Saat membuka pintu kafe, Subin memandangi sekitar dan tidak heran jika sekarang tengah ramai lantaran sekarang adalah jam makan siang. Melangkahkan kakinya menuju meja bar yang berhadapan langsung dengan barista dan mesin pembuat kopi. Menarik salah satu kursi yang menjadi salah satu tempat favoritnya dan menatap punggung favoritnya yang tengah sibuk menimbang biji kopi, kemudian memasukkkannya ke mesin penggerus kopi.
Subin memangku kepalanya dengan sebelah tangannya, memandang orang yang seharusnya tidak bekerja sebagai barista sekaligus pemilik Kafe Menunggu Cinta. Subin tahu bahwa otak lelaki itu lebih dari mampu untuk duduk menjadi senior resevoir engineer di salah satu perusahaan migas dan nyatanya dia membuang kesempatan itu untuk berada di sini.
"Long black satu ya, Kak Seungwoo." Sapaan Subin sekaligus pesanannya membuat lelaki itu menghela napas.
"Itu kopimu ke dua puluh tiga dalam minggu ini."
Ada rasa menggelitik saat Subin tahu Seungwoo peduli padanya. Membuatnya tersenyum miring, "aww ... aku terharu kakak peduli padaku."
"Aku hanya tidak mau dituduh menjadi penyebab sakitmu," jawabnya dan berbalik membuat pesanan. Subin hanya bisa menghela napas dan memejamkan mata, menikmati aroma kopi di sekitarnya dan mendengar suara orang-orang yang berbicara entah apa, karena suara satu sama lain saling mendominasi sehingga hanya beberapa kata yang bisa ditangkap telinganya.

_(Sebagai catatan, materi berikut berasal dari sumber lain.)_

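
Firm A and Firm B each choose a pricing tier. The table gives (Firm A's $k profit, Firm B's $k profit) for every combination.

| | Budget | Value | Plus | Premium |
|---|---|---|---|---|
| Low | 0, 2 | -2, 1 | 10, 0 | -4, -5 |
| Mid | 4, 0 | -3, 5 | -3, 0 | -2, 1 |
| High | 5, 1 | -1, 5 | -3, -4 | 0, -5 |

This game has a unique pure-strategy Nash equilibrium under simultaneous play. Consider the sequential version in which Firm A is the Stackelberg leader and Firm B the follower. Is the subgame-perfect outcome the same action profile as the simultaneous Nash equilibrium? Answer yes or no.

no

Work backward from Firm B's decision.
- Low → Firm B plays Budget (best of 2, 1, 0, -5); Firm A gets 0.
- Mid → Firm B plays Value (best of 0, 5, 0, 1); Firm A gets -3.
- High → Firm B plays Value (best of 1, 5, -4, -5); Firm A gets -1.
Maximizing over 0, -3, -1, Firm A chooses Low. Subgame-perfect outcome: (Low, Budget) with payoffs (0, 2).
Under simultaneous play:
Firm A's best replies: Budget→High; Value→High; Plus→Low; Premium→High.
Firm B's best replies: Low→Budget; Mid→Value; High→Value.
Only (High, Value) has each player best-responding; Nash payoffs (-1, 5).
Sequential outcome (Low, Budget) differs from the Nash profile (High, Value).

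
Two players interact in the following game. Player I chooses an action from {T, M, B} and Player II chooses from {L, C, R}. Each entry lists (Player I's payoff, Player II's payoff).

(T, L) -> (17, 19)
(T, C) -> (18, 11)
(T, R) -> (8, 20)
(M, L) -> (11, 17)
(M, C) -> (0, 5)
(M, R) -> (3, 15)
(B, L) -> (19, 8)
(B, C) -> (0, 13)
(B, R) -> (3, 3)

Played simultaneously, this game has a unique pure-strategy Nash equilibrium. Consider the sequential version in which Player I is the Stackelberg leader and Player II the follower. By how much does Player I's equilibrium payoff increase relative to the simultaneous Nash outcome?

Work backward from Player II's decision.
- T → Player II plays R (best of 19, 11, 20); Player I gets 8.
- M → Player II plays L (best of 17, 5, 15); Player I gets 11.
- B → Player II plays C (best of 8, 13, 3); Player I gets 0.
Among 8, 11, 0, the best is 11 at M. Subgame-perfect outcome: (M, L) with payoffs (11, 17).
For the simultaneous game, intersect best replies.
Player I's best replies: L→B; C→T; R→T.
Player II's best replies: T→R; M→L; B→C.
Only (T, R) has each player best-responding; Nash payoffs (8, 20).
Player I's commitment gain: 11 − 8 = 3.

3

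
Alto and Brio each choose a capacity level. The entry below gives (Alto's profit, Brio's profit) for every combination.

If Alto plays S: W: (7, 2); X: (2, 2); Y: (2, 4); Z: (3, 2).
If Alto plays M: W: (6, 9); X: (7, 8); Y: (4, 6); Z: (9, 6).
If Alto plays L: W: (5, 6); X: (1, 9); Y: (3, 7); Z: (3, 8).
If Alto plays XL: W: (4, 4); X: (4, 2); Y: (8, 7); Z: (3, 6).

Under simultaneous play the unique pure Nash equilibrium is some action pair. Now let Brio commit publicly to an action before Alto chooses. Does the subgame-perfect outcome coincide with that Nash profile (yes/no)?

no

Work backward from Alto's decision.
- W: BR = S, leader payoff 2.
- X: BR = M, leader payoff 8.
- Y: BR = XL, leader payoff 7.
- Z: BR = M, leader payoff 6.
Maximizing over 2, 8, 7, 6, Brio chooses X. Subgame-perfect outcome: (M, X) with payoffs (7, 8).
For the simultaneous game, intersect best replies.
Alto's best replies: W→S; X→M; Y→XL; Z→M.
Brio's best replies: S→Y; M→W; L→X; XL→Y.
The unique mutual best reply is (XL, Y), giving (8, 7).
Sequential outcome (M, X) differs from the Nash profile (XL, Y).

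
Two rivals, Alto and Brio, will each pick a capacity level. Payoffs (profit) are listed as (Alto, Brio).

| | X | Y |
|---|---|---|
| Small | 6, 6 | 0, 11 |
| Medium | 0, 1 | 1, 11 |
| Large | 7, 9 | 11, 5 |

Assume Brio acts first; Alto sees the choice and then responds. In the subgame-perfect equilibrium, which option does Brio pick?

X

Alto best-responds to each possible Brio move:
- X → Alto plays Large (best of 6, 0, 7); Brio gets 9.
- Y → Alto plays Large (best of 0, 1, 11); Brio gets 5.
Maximizing over 9, 5, Brio chooses X. Subgame-perfect outcome: (Large, X) with payoffs (7, 9).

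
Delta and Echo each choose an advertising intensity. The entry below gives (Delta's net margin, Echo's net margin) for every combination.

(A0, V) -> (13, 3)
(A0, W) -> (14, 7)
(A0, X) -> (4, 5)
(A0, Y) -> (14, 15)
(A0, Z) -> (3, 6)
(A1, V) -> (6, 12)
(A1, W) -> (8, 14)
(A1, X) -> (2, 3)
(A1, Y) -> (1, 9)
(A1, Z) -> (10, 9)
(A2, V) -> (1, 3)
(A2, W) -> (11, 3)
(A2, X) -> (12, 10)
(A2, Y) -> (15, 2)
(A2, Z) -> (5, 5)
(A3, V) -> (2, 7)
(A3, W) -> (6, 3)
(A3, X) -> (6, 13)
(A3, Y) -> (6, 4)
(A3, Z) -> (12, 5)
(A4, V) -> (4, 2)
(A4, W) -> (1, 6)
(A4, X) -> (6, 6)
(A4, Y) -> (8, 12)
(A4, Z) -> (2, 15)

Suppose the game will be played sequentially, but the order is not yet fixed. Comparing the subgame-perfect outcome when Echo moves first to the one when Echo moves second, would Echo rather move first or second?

If Delta leads: Echo's best replies are A0→Y, A1→W, A2→X, A3→X, A4→Z; Delta's induced payoffs 14, 8, 12, 6, 2; outcome (A0, Y), payoffs (14, 15).
If Echo leads: Delta's best replies are V→A0, W→A0, X→A2, Y→A2, Z→A3; Echo's induced payoffs 3, 7, 10, 2, 5; outcome (A2, X), payoffs (12, 10).
Echo gets 10 moving first and 15 moving second, so Echo prefers to move second.

second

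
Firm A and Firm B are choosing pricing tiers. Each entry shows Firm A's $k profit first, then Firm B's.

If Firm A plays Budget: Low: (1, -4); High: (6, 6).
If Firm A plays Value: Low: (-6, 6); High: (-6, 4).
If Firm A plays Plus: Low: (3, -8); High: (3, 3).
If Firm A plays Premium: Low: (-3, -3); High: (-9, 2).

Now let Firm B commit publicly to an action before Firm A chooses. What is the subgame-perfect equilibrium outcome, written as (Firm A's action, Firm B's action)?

(Budget, High)

Work backward from Firm A's decision.
- Low: BR = Plus, leader payoff -8.
- High: BR = Budget, leader payoff 6.
Firm B's induced payoffs are -8, 6, so Firm B commits to High. Subgame-perfect outcome: (Budget, High) with payoffs (6, 6).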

Saat membuka mata, Subin melihat Seungwoo ada di depannya dan meletakkan gelas berisi minuman berwarna hijau yang kental, membuatnya mengkernyit, heran, "minum ini kalau kamu tidak mau aku black list dari sini."
Subin hanya tersenyum, tetapi begitu Seungwoo berlalu dan memilih melayani tamu-tamu lainnya, dia meringis. Subin sebenarnya tidak benar-benar mengerti dengan jalan pikirannya Seungwoo. Dia selalu bersikap dingin seolah tidak mengenal Subin, tetapi jika menyadari dirinya meminum terlalu banyak kafein, dia akan memberikan perhatian dengan mengganti pesanannya dengan sesuatu yang tidak ada di menu kafe.
"Kak...," panggil Subin lirih saat melihat lelaki itu tersenyum kepada pelanggan, meski dia sangatlah tahu itu hanyalah senyuman basa-basi ala Seungwoo, "kenapa dari banyak hal yang bisa dilupakan saat kejadian itu, harus aku yang kamu lupakan?"
***
"Masih belum ada perkembangan ya?" tanya Hanse yang merupakan editornya sekaligus orang yang mengenal Subin serta Seungwoo. "Aku tahu kamu membuat webtoon Cafe Waiting Love berdasarkan kak Seungwoo, tapi ceritamu terus berjalan di tempat dan banyak pembacamu yang berharap tokohnya ada perkembangan yang berarti."
"Bagaimana mau berkembang, sampai detik ini dia tidak mengingatku," Subin menghela napas, "tapi aku akan coba membuat sesuai imajinasiku. Cuma tolong beri aku waktu untuk hiatus sebulan."
Hanse mendengarnya langsung mengkernyit. "Memangnya kamu mau melakukan apa sampai butuh waktu hiatus sebulan?"
"Memikirkan untuk menulis akhir yang realistis atau menulis sesuai keinginanku."
"Ah," Hanse mendengarnya hanya bisa menganggukkan kepala, "tapi aku harus memberikan alasan apa ke kantor tentang hiatus-mu?"
"Bilang saja aku ingin memaksimalkan waktuku untuk membuat cerita sampai selesai dan alasan ditampilkan di webtoon Cafe Waiting Love karena aku sakit."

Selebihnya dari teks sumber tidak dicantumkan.